The perils of puberty mean Henry has aged visibly in the year The Americans was off the air, although it’s only a few days between seasons. It’s sad that the Jenningses are so disconnected from their son and that he is more comfortable eating a bowl of cereal with the sad neighbor than being home.

I had assumed Nina was lying last season when she told her cellmate she was married but now we meet her estranged husband Boris. We also see what connects her so strongly to Anton: each of them has an estranged spouse and long-lost child. Now what happens to Nina? Maybe she feels like she is doomed anyway and had nothing left to lose by passing that note. Nina also says she is too old to marry again. What is she, 25?

Philip, still in the midst of his slow-motion breakdown, opens up to his wife about beating that kid to death with a rock and this brings the possibility of Elizabeth going to EST, which should go over just as well as her going to church. EST is actually one of the few normal-marriage secrets between the two.

Glanders (stupid sexy glanders!) is becoming the hot potato of the show. Gabriel doesn’t want it and the Jenningses don’t want it. If that vial breaks, “Tens of thousands of people start oozing pus all over the streets of DC,” the snarky handler tells Philip. “So it’s safe in my house, then?” Philip deadpans.

The twitchy pilot leaves the glanders in the bus, which leads to a brutal, very risky murder.
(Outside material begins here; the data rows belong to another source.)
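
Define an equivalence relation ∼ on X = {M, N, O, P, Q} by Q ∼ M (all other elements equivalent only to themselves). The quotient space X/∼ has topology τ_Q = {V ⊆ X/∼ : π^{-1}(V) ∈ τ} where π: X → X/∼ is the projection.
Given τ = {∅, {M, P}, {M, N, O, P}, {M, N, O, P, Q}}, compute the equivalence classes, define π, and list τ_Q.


X/∼ = {[M=Q], [N], [O], [P]}; |τ_Q| = 2.

Equivalence classes: [M=Q], [N], [O], [P].
Quotient map π: X → X/∼ sends M ↦ [M=Q], N ↦ [N], O ↦ [O], P ↦ [P], Q ↦ [M=Q].
For each subset V ⊆ X/∼, compute π^{-1}(V) ⊆ X and check whether π^{-1}(V) ∈ τ. V is open in τ_Q iff π^{-1}(V) ∈ τ.
  V = {}: π^{-1}(V) = ∅ ∈ τ ✓.
  V = {[M=Q]}: π^{-1}(V) = {M, Q} ∉ τ ✗.
  V = {[N]}: π^{-1}(V) = {N} ∉ τ ✗.
  V = {[M=Q], [N]}: π^{-1}(V) = {M, N, Q} ∉ τ ✗.
  V = {[O]}: π^{-1}(V) = {O} ∉ τ ✗.
  V = {[M=Q], [O]}: π^{-1}(V) = {M, O, Q} ∉ τ ✗.
  V = {[N], [O]}: π^{-1}(V) = {N, O} ∉ τ ✗.
  V = {[M=Q], [N], [O]}: π^{-1}(V) = {M, N, O, Q} ∉ τ ✗.
  V = {[P]}: π^{-1}(V) = {P} ∉ τ ✗.
  V = {[M=Q], [P]}: π^{-1}(V) = {M, P, Q} ∉ τ ✗.
  V = {[N], [P]}: π^{-1}(V) = {N, P} ∉ τ ✗.
  V = {[M=Q], [N], [P]}: π^{-1}(V) = {M, N, P, Q} ∉ τ ✗.
  V = {[O], [P]}: π^{-1}(V) = {O, P} ∉ τ ✗.
  V = {[M=Q], [O], [P]}: π^{-1}(V) = {M, O, P, Q} ∉ τ ✗.
  V = {[N], [O], [P]}: π^{-1}(V) = {N, O, P} ∉ τ ✗.
  V = {[M=Q], [N], [O], [P]}: π^{-1}(V) = {M, N, O, P, Q} ∈ τ ✓.
Open sets in the quotient: τ_Q = {{}, {[M=Q], [N], [O], [P]}} (2 elements).


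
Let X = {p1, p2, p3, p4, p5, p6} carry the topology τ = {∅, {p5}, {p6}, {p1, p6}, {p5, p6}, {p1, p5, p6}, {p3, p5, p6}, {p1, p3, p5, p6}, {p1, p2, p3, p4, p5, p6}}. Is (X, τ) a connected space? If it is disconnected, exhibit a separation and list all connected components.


(X, τ) is connected.

Find clopen sets (U ∈ τ with X ∖ U ∈ τ):
  U = ∅, X ∖ U = {p1, p2, p3, p4, p5, p6} — both open, so U is clopen.
  U = {p1, p2, p3, p4, p5, p6}, X ∖ U = ∅ — both open, so U is clopen.
Only trivial clopens (∅ and X) exist, so (X, τ) is connected.
Compute connected components by grouping points that agree on all clopens:
  component: {p1, p2, p3, p4, p5, p6}


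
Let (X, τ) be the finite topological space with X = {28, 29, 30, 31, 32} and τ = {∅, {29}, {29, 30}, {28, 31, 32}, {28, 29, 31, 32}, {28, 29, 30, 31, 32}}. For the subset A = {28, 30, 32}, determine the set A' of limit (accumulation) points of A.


A' = {28, 31, 32}

For each x ∈ X, list the open sets U ∈ τ with x ∈ U, then check whether U ∩ (A ∖ {x}) ≠ ∅ for every such U.
  x = 28: opens ∋ x are {28, 31, 32}, {28, 29, 31, 32}, {28, 29, 30, 31, 32}; each meets A ∖ {28}, so x IS a limit point.
  x = 29: open {29} ∋ x has {29} ∩ (A ∖ {29}) = ∅, so x is NOT a limit point.
  x = 30: open {29, 30} ∋ x has {29, 30} ∩ (A ∖ {30}) = ∅, so x is NOT a limit point.
  x = 31: opens ∋ x are {28, 31, 32}, {28, 29, 31, 32}, {28, 29, 30, 31, 32}; each meets A ∖ {31}, so x IS a limit point.
  x = 32: opens ∋ x are {28, 31, 32}, {28, 29, 31, 32}, {28, 29, 30, 31, 32}; each meets A ∖ {32}, so x IS a limit point.
Collecting: A' = {28, 31, 32}.


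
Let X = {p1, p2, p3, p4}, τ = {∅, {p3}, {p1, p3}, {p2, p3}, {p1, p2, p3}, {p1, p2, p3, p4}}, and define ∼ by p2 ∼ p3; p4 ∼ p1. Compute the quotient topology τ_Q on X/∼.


X/∼ = {[p1=p4], [p2=p3]}; |τ_Q| = 3.

Equivalence classes: [p1=p4], [p2=p3].
Quotient map π: X → X/∼ sends p1 ↦ [p1=p4], p2 ↦ [p2=p3], p3 ↦ [p2=p3], p4 ↦ [p1=p4].
For each subset V ⊆ X/∼, compute π^{-1}(V) ⊆ X and check whether π^{-1}(V) ∈ τ. V is open in τ_Q iff π^{-1}(V) ∈ τ.
  V = {}: π^{-1}(V) = ∅ ∈ τ ✓.
  V = {[p1=p4]}: π^{-1}(V) = {p1, p4} ∉ τ ✗.
  V = {[p2=p3]}: π^{-1}(V) = {p2, p3} ∈ τ ✓.
  V = {[p1=p4], [p2=p3]}: π^{-1}(V) = {p1, p2, p3, p4} ∈ τ ✓.
Open sets in the quotient: τ_Q = {{}, {[p2=p3]}, {[p1=p4], [p2=p3]}} (3 elements).


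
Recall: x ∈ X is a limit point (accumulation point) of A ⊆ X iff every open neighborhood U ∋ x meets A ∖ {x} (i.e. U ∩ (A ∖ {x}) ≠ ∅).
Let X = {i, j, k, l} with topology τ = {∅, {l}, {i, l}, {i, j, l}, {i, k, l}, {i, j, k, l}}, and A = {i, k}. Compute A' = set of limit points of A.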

I was thrilled to hear the show use one of my all-time favorites, the stone-cold classic “Tainted Love.” Now I’m reading into the lyrics and trying to guess which apply to the characters:

The love we share seems to go nowhere

But I’m sorry, I don’t pray that way

Once I ran to you, now I run from you

Take my tears and that’s not nearly all

Don’t touch me please, I cannot stand the way you tease

Really, all of the above and more apply to Philip and Elizabeth.